DxO already has some of the best RAW processing and optical correction tools in the industry, but one major modern grading feature still feels missing (unless I’m completely missing it): dedicated tonal color grading wheels for lows, mids, and highs.
Modern workflows increasingly rely on tonal separation rather than only global color adjustments. Applications like Lightroom, Capture One, Resolve, and Premiere already provide shadow/midtone/highlight color wheels because they allow faster, more intuitive, and more precise creative grading than global curves or HSL adjustments alone.
Masking is not an effective option. For photographers and hybrid photo/video creators, this has become a standard part of modern color workflow.
FWIW, they have just introduced it in Nik Collection 9, so if you own it you have it now. I bet it won’t be introduced in PL, at least not in the near future.
Absolutely agreed, this is an urgent need to be competitive (both as a software product, and for us photographers) in modern editing trends and controls.
You can get shadow and highlight tone control, but it’s locked behind the purchase of the FilmPack add-on for Photolab. In other words; what other products package as part of their core offering, DxO makes you pay more for:
If you search the forum for “color grading,” you’ll find numerous feature request topics already open for this. With the feature now implemented in Color Efex 9 (Nik Collection), I think it’s all the more likely that PhotoLab will gain this feature eventually - possibly through FilmPack (hopefully in PhotoLab itself).
I’ll have to double check, but if I understand correctly, I may need to export my RAW from DxO PhotoLab as a TIFF, import it into Nik Collection Color Efex, do the grading there, export again, then re-import the TIFF back into PhotoLab just to continue editing. I really hope that isn’t the case because that workflow sounds incredibly cumbersome and laborious.
I’d also much rather continue working directly with the RAW file so things like white balance remain metadata-based rather than baked into rendered pixels. RAW still preserves the greatest flexibility for highlight recovery, shadow recovery, color interpretation, and overall grading latitude.
Even with a 16-bit TIFF, some of that sensor-level flexibility is inevitably reduced because the file has already been demosaiced and rendered.
That said, I suppose the advantage of a 16-bit TIFF workflow is that it still preserves extremely high image quality while allowing compatibility with external grading tools and layered pixel-based editing.

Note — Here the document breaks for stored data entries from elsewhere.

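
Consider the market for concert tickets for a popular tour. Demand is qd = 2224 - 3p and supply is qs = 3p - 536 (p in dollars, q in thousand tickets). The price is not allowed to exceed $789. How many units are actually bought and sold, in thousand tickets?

In a free market, 2224 - 3p = 3p - 536 gives the equilibrium p* = 460, q* = 844.
Since 789 is above p* = 460, the ceiling does not bind and the free-market outcome prevails.

844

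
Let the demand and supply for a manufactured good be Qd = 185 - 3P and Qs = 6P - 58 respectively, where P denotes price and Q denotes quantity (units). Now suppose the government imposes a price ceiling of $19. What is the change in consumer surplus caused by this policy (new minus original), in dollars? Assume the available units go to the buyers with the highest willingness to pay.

64

Setting quantity demanded equal to quantity supplied, 185 - 3P = 6P - 58, gives P* = 27 and Q* = 104.
Since 19 < 27, the ceiling is binding.
At P = 19: Qd = 185 - 3·19 = 128 and Qs = 6·19 - 58 = 56.
Consumer surplus without the control is ½ · (185/3 - 27) · 104 = 5408/3.
With the ceiling, 56 units are sold at 19 (assume they go to the highest-value buyers). The demand price at Q = 56 is 43, so CS = ½ · [(185/3 - 19) + (43 - 19)] · 56 = 5600/3.
Change in consumer surplus = 5600/3 - 5408/3 = 64.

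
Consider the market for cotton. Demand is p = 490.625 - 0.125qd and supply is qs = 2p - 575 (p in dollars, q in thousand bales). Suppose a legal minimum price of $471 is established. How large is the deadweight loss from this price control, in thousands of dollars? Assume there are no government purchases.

8820

Rearranging demand gives qd = 3925 - 8p. In a free market, 3925 - 8p = 2p - 575 gives the equilibrium p* = 450, q* = 325.
Because the floor (471) lies above the market-clearing price, it is binding.
At p = 471: qd = 3925 - 8·471 = 157 and qs = 2·471 - 575 = 367.
Quantity traded falls to 157. At q = 157 the demand price is (3925 - 157)/8 = 471 and the supply price is (575 + 157)/2 = 366.
Deadweight loss = ½ · (471 - 366) · (325 - 157) = ½ · 105 · 168 = 8820.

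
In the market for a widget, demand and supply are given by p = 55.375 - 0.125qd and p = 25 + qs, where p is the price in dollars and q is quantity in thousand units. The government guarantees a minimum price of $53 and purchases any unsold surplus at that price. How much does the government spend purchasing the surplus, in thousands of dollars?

477

Rearranging demand gives qd = 443 - 8p; rearranging supply gives qs = p - 25. Equilibrium: 443 - 8p = p - 25, so 468 = 9p and p* = 52, q* = 27.
The floor of 53 is above the equilibrium price 52, so it binds.
At p = 53: qd = 443 - 8·53 = 19 and qs = 53 - 25 = 28.
Surplus = qs - qd = 9.
Government expenditure = surplus × support price = 9 × 53 = 477.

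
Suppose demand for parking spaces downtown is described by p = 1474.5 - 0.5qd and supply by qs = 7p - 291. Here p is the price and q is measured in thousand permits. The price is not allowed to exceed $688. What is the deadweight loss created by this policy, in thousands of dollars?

0

Rearranging demand gives qd = 2949 - 2p. In a free market, 2949 - 2p = 7p - 291 gives the equilibrium p* = 360, q* = 2229.
The ceiling of 688 is above the equilibrium price 360, so it is not binding; the market clears at p* = 360, q* = 2229.
Since the control does not bind, no trades are prevented and deadweight loss is zero.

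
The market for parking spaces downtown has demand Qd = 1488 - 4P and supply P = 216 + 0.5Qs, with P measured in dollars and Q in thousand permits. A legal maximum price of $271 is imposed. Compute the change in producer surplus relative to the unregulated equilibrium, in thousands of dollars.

-7791

Rearranging supply gives Qs = 2P - 432. Setting quantity demanded equal to quantity supplied, 1488 - 4P = 2P - 432, gives P* = 320 and Q* = 208.
Because the ceiling (271) lies below the market-clearing price, it is binding.
At P = 271: Qd = 1488 - 4·271 = 404 and Qs = 2·271 - 432 = 110.
Producer surplus without the control is ½ · (320 - 216) · 208 = 10816.
With the ceiling, producers sell 110 units at 271, so PS = ½ · (271 - 216) · 110 = 3025.
Change in producer surplus = 3025 - 10816 = -7791.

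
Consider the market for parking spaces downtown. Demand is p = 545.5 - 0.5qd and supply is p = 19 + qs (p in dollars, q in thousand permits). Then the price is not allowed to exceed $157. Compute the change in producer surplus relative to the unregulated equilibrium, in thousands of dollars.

-52078.5

Rearranging demand gives qd = 1091 - 2p; rearranging supply gives qs = p - 19. Setting quantity demanded equal to quantity supplied, 1091 - 2p = p - 19, gives p* = 370 and q* = 351.
The ceiling of 157 is below the equilibrium price 370, so it binds.
At p = 157: qd = 1091 - 2·157 = 777 and qs = 157 - 19 = 138.
Producer surplus without the control is ½ · (370 - 19) · 351 = 61600.5.
With the ceiling, producers sell 138 units at 157, so PS = ½ · (157 - 19) · 138 = 9522.
Change in producer surplus = 9522 - 61600.5 = -52078.5.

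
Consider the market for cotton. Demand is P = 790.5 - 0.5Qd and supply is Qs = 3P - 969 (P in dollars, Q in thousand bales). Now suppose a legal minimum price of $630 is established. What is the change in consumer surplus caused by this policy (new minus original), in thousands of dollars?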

I just wish the grading could happen nondestructively at the RAW stage instead.
If I’m doing this with batches of images, that’s potentially double the storage…or more.
I really hope I’m wrong about all this. I normally use C1 and Resolve for color grading my hybrid content, and just happened to use DXO for one project.
Within PhotoLab apply any optical edits and noise reduction to your raw file as well as any additional edits you feel would be appropriate before continuing to edit in Color Efex.
When you are ready, Select the Nik button located in the PhotoLab UI and then select the Nik Color Efex module .
That will automatically export the processed raw file with the applied edits to a Tiff file and open that Tiff file in the Color Efex module.
Once in Color Efex apply the color grading to the Tiff file.
When the color grading is complete select Apply and the Tiff file will be saved and returned to PhotoLab with the color grading applied.
You can then add any additional edits you choose to the updated Tiff file and when completed, you can export it to a Jpeg. The process is seamless.
Thank you for confirming that the workflow requires exporting RAW files to TIFF. That’s exactly the kind of workflow I’m trying to avoid. I really hope DxO eventually adds basic color grading tools—features already found in most mainstream RAW editors—directly into PhotoLab, instead of requiring users to export rendered TIFFs just to access grading features in a separate product.
One of the biggest advantages of working in RAW is maintaining full flexibility with white balance, highlight recovery, shadow recovery, and nondestructive editing. Having to render out to TIFF before color grading feels like sacrificing workflow simplicity and some degree of RAW flexibility in favor of segmenting features across multiple paid products.
Agreed. I don’t want to lose editing potential or end up with more large files for one shot by moving to a TIFF at any point in the process.
PhotoLab ought to be a one-stop-shop for editing RAW files. It’s not a pixel editor like PS or Affinity, I know that, but that’s not what anyone is asking for here.
As you say, more robust colour grading options are found across competing products. We shouldn’t need another bit of software to do grading, PL should be able to do it.
(And that’s even supposing I grudgingly pay for FilmPack because DxO decided they wanted to shift more copies of that, so they put colour grading in that instead of PhotoLab itself where it belongs).